People use “God” in many ways. See my post on “God Definitions“. But a very common core god for most people is this:
God = What I value; What I find Inspiring; What gives me awe.
All of these sentences contain two elements: “I” and positive emotions which are difficult to express. So simpler translation of this core god is:
God = what makes me feel good.
Here are a few more points about the “Feel-God” god:
- Some people are willing to let this feel-good god remain private. Some people want to share their feel-good god (some more aggressively than others).
- Some people surround the feel-good god with theology, some don’t.
- Granted, some people are so self-destructive that their “Feel-Good god” seems horrible to us. But the sad thing is, it serves them in some way. This service gives their brain the similar rewards that other feel-good gods do.
- Even atheists are sometimes willing to redefine God to keep all the positive cultural notions, to bond to others and to still have a lofty notion for what makes them feel good.
- Many non-theist Buddhists, find other ways to capture this god within their theology/philosophy.
As an example of the deifying what we value I thought I’d share this video which I found on Ian’s site where he says “Amen Brother“. This is a very touching video of a young man who has gone through much suffering with an illness and yet survived and has hope. He tells us “I have faith in people, I believe in God, and the Internet is my religion.” He also tells us that “Humanity connected is God!”
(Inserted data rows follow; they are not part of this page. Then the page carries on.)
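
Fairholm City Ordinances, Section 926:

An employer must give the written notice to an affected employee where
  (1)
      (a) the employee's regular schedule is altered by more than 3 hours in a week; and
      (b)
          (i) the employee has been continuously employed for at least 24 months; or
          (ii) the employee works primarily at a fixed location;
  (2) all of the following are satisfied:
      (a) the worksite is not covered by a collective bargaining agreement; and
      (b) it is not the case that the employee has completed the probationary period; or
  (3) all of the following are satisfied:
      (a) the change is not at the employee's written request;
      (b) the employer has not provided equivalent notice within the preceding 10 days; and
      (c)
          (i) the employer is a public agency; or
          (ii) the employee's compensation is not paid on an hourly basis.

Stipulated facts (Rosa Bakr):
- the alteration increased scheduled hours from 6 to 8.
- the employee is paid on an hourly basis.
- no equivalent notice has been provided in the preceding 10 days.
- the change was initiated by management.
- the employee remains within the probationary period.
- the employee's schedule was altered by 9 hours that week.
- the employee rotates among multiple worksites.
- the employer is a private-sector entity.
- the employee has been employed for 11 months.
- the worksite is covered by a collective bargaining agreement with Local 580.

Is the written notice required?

(a) schedule shift > 3h — holds.
(i) tenure ≥ 24 mo. — not satisfied.
(ii) fixed location — fails.
(b) = F OR F = false.
So (1) is not satisfied (T AND F).
(a) no CBA — not met.
(b) not (past probation) — holds.
(2): F AND T → false.
(a) not employee-requested — holds.
(b) no recent notice — holds.
(i) public agency — not met.
(ii) not (hourly-paid) — fails.
So (c) is not satisfied (F OR F).
(3) = T AND T AND F = false.
So Overall is not satisfied (F OR F OR F).

No — not required.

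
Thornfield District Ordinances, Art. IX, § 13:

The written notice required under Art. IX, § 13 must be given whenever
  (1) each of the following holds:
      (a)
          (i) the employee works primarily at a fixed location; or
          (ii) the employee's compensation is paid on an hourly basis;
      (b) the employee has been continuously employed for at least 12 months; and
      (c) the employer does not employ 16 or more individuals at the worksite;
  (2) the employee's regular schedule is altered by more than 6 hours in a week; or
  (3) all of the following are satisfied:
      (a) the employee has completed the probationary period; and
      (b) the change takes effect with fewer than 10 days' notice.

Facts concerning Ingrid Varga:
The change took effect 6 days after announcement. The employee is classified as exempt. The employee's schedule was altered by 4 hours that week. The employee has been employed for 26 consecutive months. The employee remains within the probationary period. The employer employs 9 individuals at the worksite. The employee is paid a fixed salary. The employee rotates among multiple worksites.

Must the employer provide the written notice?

No — not required.

(i) fixed location — fails.
(ii) hourly-paid — not satisfied.
(a): F OR F → false.
(b) tenure ≥ 12 mo. — met.
(c) not (≥ 16 at site) — satisfied.
So (1) is not satisfied (F AND T AND T).
(2) schedule shift > 6h — not satisfied.
(a) past probation — not met.
(b) < 10 days' notice — satisfied.
(3) = F AND T = false.
Overall = F OR F OR F = false.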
For this young man, the good things that happened and allowed him to live were a result of the internet which caused connectedness between people who helped him. Connectedness may not be everyone’s feel-good god. But the educated listeners in that room (and reading this blog) get what he is saying and probably love the internet too. His story is touching to them. They thus allow the sanctification of that feeling with the word “god” in that room at that time — it helps them get a hold on their emotions and feel connected and more secure.
Yet all he is saying is : “I am thankful for what I have and I want this for others”. They he sanctifies his feeling with the word “god”.
But imagine any fundamentalist religious person stirring the emotions of people with huge commonalities. Then sanctify their message with “God”. Does it seem OK to you now? This magic works on our brain — that is why it persists in atheists and theists alike.